Many minor details of the Majestic documents, after thorough research, have been found to check out. For example, the documents mention a meeting between two men on a certain date. UFO researcher Stanton Friedman rummaged through document archives and found that the two men did happen to meet on that exact date, and that, furthermore, such meetings were not common. If the document was a forgery, therefore, it was a forgery which had been very carefully concocted; the forger must have expended significant resources of time and money to ensure such accuracy of detail. This begs the question: why? No one has made much money from the documents. They can be read freely on the internet. That it was done all for the simple pleasure of mischief-making seems a little far-fetched too, given the effort that must have gone into it.

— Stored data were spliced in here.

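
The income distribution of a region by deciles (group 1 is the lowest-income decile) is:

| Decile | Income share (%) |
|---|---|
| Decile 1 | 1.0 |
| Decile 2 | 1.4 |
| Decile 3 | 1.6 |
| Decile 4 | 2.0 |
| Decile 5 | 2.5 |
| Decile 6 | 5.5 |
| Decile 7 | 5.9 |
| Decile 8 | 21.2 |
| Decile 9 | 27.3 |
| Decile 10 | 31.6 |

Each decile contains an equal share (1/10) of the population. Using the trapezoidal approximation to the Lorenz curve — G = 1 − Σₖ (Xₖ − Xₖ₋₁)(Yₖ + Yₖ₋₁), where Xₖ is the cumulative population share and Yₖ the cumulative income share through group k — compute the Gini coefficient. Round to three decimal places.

0.569

Cumulative income shares Yₖ: 0.0100, 0.0240, 0.0400, 0.0600, 0.0850, 0.1400, 0.1990, 0.4110, 0.6840, 1.0000
Σ (Xₖ−Xₖ₋₁)(Yₖ+Yₖ₋₁) = (1/10)(0.0100+0.0000) + (1/10)(0.0240+0.0100) + (1/10)(0.0400+0.0240) + (1/10)(0.0600+0.0400) + (1/10)(0.0850+0.0600) + (1/10)(0.1400+0.0850) + (1/10)(0.1990+0.1400) + (1/10)(0.4110+0.1990) + (1/10)(0.6840+0.4110) + (1/10)(1.0000+0.6840)
  = 0.0010 + 0.0034 + 0.0064 + 0.0100 + 0.0145 + 0.0225 + 0.0339 + 0.0610 + 0.1095 + 0.1684 = 0.4306
G = 1 − 0.4306 = 0.5694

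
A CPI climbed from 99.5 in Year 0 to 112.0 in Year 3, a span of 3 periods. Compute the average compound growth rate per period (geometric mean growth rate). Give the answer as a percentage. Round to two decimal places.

4.02%

Growth factor = (112.0/99.5)^(1/3) = (1.125628)^(1/3) = 1.040235
Growth rate = 1.040235 − 1 = 0.040235 = 4.0235%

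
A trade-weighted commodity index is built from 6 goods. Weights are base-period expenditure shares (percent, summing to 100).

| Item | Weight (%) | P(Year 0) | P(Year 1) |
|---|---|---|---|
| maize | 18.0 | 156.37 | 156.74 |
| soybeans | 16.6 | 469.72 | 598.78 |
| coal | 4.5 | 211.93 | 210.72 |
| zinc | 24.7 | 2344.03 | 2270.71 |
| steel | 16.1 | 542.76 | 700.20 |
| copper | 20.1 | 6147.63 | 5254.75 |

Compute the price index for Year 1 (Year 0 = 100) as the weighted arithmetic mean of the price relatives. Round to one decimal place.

maize: 18.0 × (156.74/156.37) = 18.0 × 1.002366 = 18.0426
soybeans: 16.6 × (598.78/469.72) = 16.6 × 1.274759 = 21.1610
coal: 4.5 × (210.72/211.93) = 4.5 × 0.994291 = 4.4743
zinc: 24.7 × (2270.71/2344.03) = 24.7 × 0.968721 = 23.9274
steel: 16.1 × (700.20/542.76) = 16.1 × 1.290073 = 20.7702
copper: 20.1 × (5254.75/6147.63) = 20.1 × 0.854760 = 17.1807
Index = Σ wᵢ·(p₁ᵢ/p₀ᵢ) = 18.0426 + 21.1610 + 4.4743 + 23.9274 + 20.7702 + 17.1807 = 105.5562

105.6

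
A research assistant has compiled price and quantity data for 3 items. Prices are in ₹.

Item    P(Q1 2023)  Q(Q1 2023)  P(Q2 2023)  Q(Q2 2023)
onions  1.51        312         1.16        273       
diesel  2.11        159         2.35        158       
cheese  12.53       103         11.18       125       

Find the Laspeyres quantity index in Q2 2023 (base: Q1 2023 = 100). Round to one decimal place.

Laspeyres quantity index uses base-period prices as weights.
ΣP(Q1 2023)·Q(Q2 2023) = 1.51×273 + 2.11×158 + 12.53×125 = 412.23 + 333.38 + 1566.25 = 2311.86
ΣP(Q1 2023)·Q(Q1 2023) = 1.51×312 + 2.11×159 + 12.53×103 = 471.12 + 335.49 + 1290.59 = 2097.2
Index = 2311.86 / 2097.2 × 100 = 110.2356

110.2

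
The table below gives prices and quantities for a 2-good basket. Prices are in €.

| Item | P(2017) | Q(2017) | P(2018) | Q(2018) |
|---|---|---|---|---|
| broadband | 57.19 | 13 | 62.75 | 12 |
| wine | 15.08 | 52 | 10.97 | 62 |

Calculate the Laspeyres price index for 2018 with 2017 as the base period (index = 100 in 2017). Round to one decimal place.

Laspeyres price index uses base-period quantities as weights.
ΣP(2018)·Q(2017) = 62.75×13 + 10.97×52 = 815.75 + 570.44 = 1386.19
ΣP(2017)·Q(2017) = 57.19×13 + 15.08×52 = 743.47 + 784.16 = 1527.63
Index = 1386.19 / 1527.63 × 100 = 90.7412

90.7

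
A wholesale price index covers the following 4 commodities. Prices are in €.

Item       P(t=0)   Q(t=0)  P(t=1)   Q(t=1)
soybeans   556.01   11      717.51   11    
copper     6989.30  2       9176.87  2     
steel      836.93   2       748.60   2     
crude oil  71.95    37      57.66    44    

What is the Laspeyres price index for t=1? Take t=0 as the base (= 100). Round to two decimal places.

Laspeyres price index uses base-period quantities as weights.
ΣP(t=1)·Q(t=0) = 717.51×11 + 9176.87×2 + 748.60×2 + 57.66×37 = 7892.61 + 18353.74 + 1497.2 + 2133.42 = 29876.97
ΣP(t=0)·Q(t=0) = 556.01×11 + 6989.30×2 + 836.93×2 + 71.95×37 = 6116.11 + 13978.6 + 1673.86 + 2662.15 = 24430.72
Index = 29876.97 / 24430.72 × 100 = 122.2926

122.29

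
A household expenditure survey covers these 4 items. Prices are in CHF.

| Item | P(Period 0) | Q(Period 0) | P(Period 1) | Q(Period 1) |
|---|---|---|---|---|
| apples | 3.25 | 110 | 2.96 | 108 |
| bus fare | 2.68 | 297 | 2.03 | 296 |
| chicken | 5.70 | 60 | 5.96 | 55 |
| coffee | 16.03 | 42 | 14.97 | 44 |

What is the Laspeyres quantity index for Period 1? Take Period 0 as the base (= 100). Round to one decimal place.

99.7

Laspeyres quantity index uses base-period prices as weights.
ΣP(Period 0)·Q(Period 1) = 3.25×108 + 2.68×296 + 5.70×55 + 16.03×44 = 351 + 793.28 + 313.5 + 705.32 = 2163.1
ΣP(Period 0)·Q(Period 0) = 3.25×110 + 2.68×297 + 5.70×60 + 16.03×42 = 357.5 + 795.96 + 342 + 673.26 = 2168.72
Index = 2163.1 / 2168.72 × 100 = 99.7409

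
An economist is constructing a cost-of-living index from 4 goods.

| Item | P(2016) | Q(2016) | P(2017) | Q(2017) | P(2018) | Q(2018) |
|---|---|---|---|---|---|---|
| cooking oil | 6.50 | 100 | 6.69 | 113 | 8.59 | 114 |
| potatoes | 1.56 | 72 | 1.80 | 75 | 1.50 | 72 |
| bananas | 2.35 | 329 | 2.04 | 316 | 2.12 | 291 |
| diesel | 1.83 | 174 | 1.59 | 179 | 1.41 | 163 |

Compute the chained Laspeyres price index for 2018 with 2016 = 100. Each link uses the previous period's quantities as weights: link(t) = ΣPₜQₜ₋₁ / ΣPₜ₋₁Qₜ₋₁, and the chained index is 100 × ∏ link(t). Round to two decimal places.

Link 2016→2017:
ΣP(2017)Q(2016) = 6.69×100 + 1.80×72 + 2.04×329 + 1.59×174 = 669 + 129.6 + 671.16 + 276.66 = 1746.42
ΣP(2016)Q(2016) = 6.50×100 + 1.56×72 + 2.35×329 + 1.83×174 = 650 + 112.32 + 773.15 + 318.42 = 1853.89
link = 1746.42/1853.89 = 0.942030
Link 2017→2018:
ΣP(2018)Q(2017) = 8.59×113 + 1.50×75 + 2.12×316 + 1.41×179 = 970.67 + 112.5 + 669.92 + 252.39 = 2005.48
ΣP(2017)Q(2017) = 6.69×113 + 1.80×75 + 2.04×316 + 1.59×179 = 755.97 + 135 + 644.64 + 284.61 = 1820.22
link = 2005.48/1820.22 = 1.101779
Chained index = 100 × 0.942030 × 1.101779 = 103.7909

103.79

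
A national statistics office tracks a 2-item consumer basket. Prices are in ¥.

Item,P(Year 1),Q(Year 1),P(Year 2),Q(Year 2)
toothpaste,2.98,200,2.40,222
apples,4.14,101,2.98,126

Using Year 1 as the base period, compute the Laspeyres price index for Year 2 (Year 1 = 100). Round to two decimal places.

Laspeyres price index uses base-period quantities as weights.
ΣP(Year 2)·Q(Year 1) = 2.40×200 + 2.98×101 = 480 + 300.98 = 780.98
ΣP(Year 1)·Q(Year 1) = 2.98×200 + 4.14×101 = 596 + 418.14 = 1014.14
Index = 780.98 / 1014.14 × 100 = 77.0091

77.01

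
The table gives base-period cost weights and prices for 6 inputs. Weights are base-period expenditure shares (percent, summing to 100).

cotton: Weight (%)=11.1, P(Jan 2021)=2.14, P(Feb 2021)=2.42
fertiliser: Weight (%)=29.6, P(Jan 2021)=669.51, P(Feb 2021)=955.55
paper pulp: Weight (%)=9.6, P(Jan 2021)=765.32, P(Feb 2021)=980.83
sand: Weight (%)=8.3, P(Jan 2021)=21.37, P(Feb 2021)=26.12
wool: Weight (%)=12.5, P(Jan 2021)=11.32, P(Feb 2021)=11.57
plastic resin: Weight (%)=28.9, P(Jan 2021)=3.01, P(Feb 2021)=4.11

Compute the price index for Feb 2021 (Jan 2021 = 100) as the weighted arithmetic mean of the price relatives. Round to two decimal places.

129.48

cotton: 11.1 × (2.42/2.14) = 11.1 × 1.130841 = 12.5523
fertiliser: 29.6 × (955.55/669.51) = 29.6 × 1.427238 = 42.2462
paper pulp: 9.6 × (980.83/765.32) = 9.6 × 1.281595 = 12.3033
sand: 8.3 × (26.12/21.37) = 8.3 × 1.222274 = 10.1449
wool: 12.5 × (11.57/11.32) = 12.5 × 1.022085 = 12.7761
plastic resin: 28.9 × (4.11/3.01) = 28.9 × 1.365449 = 39.4615
Index = Σ wᵢ·(p₁ᵢ/p₀ᵢ) = 12.5523 + 42.2462 + 12.3033 + 10.1449 + 12.7761 + 39.4615 = 129.4843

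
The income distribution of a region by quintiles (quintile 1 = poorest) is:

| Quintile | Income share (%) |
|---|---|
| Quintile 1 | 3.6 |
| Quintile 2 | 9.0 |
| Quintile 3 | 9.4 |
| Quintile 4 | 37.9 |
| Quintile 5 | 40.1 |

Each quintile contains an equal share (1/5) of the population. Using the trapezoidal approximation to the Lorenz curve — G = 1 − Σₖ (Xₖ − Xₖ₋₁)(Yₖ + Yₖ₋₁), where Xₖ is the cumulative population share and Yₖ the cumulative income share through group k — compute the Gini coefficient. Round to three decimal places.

0.408

Cumulative income shares Yₖ: 0.0360, 0.1260, 0.2200, 0.5990, 1.0000
Σ (Xₖ−Xₖ₋₁)(Yₖ+Yₖ₋₁) = (1/5)(0.0360+0.0000) + (1/5)(0.1260+0.0360) + (1/5)(0.2200+0.1260) + (1/5)(0.5990+0.2200) + (1/5)(1.0000+0.5990)
  = 0.0072 + 0.0324 + 0.0692 + 0.1638 + 0.3198 = 0.5924
G = 1 − 0.5924 = 0.4076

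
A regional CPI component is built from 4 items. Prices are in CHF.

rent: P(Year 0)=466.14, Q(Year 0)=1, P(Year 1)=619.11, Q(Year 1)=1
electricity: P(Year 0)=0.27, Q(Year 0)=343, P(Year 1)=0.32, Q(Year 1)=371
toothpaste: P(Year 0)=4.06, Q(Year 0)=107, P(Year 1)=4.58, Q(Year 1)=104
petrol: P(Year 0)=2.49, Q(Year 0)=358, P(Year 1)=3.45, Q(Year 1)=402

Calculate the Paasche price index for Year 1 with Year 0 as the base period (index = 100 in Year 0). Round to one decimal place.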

Among the MJ-12 documents, one particularly intriguing find is what is known as the Cutler-Twining memo. There is nothing especially remarkable in the content of the document. It simply refers to the time of a meeting. It does contain the designation “MJ-12,” though. What makes it special is that this document was not posted anonymously to UFO researchers; instead, it was found in the US National Archives, lending some objective credibility to the view that an organisation called MJ-12 did, in fact, exist. Debunkers claim that the document must have been forged then planted in the government archives. Given the security measures in place, however, this would not have been easy.

At one point the FBI even got involved in investigating the documents’ authenticity. After all, if the documents had been real, a crime may have been committed in releasing them. The FBI determined that the documents were fake and immediately ceased its interest in them. “They would say that, wouldn’t they?” retort the believers.

If the documents really are fake, it is difficult to conceive that any organisation other than a government would have had the resources to fake them so convincingly. But why would the government want to buttress UFO conspiracy theories? This is a deep subject - one that relates to the controversy surrounding the so-called Pentacle Memorandum. In short, some believe that, for reasons of its own, the government has deliberately nurtured the sub-culture of UFO conspiracy theories.

The existence of some apparently anachronistic detail has led many in the UFO research community to accept that at least some of the Majestic-12 documents are forgeries. Does this mean they all are? Sceptics say yes. Supporters say no. The supporters insist that, if the documents did represent a major leak of classified information, it is natural that the government would launch a damage limitation exercise to puncture their credibility. One way of doing this would be to float a host of fraudulent documents, knowing they would eventually be exposed as fakes, in the hope that the original authentic documents would be dismissed in the same way.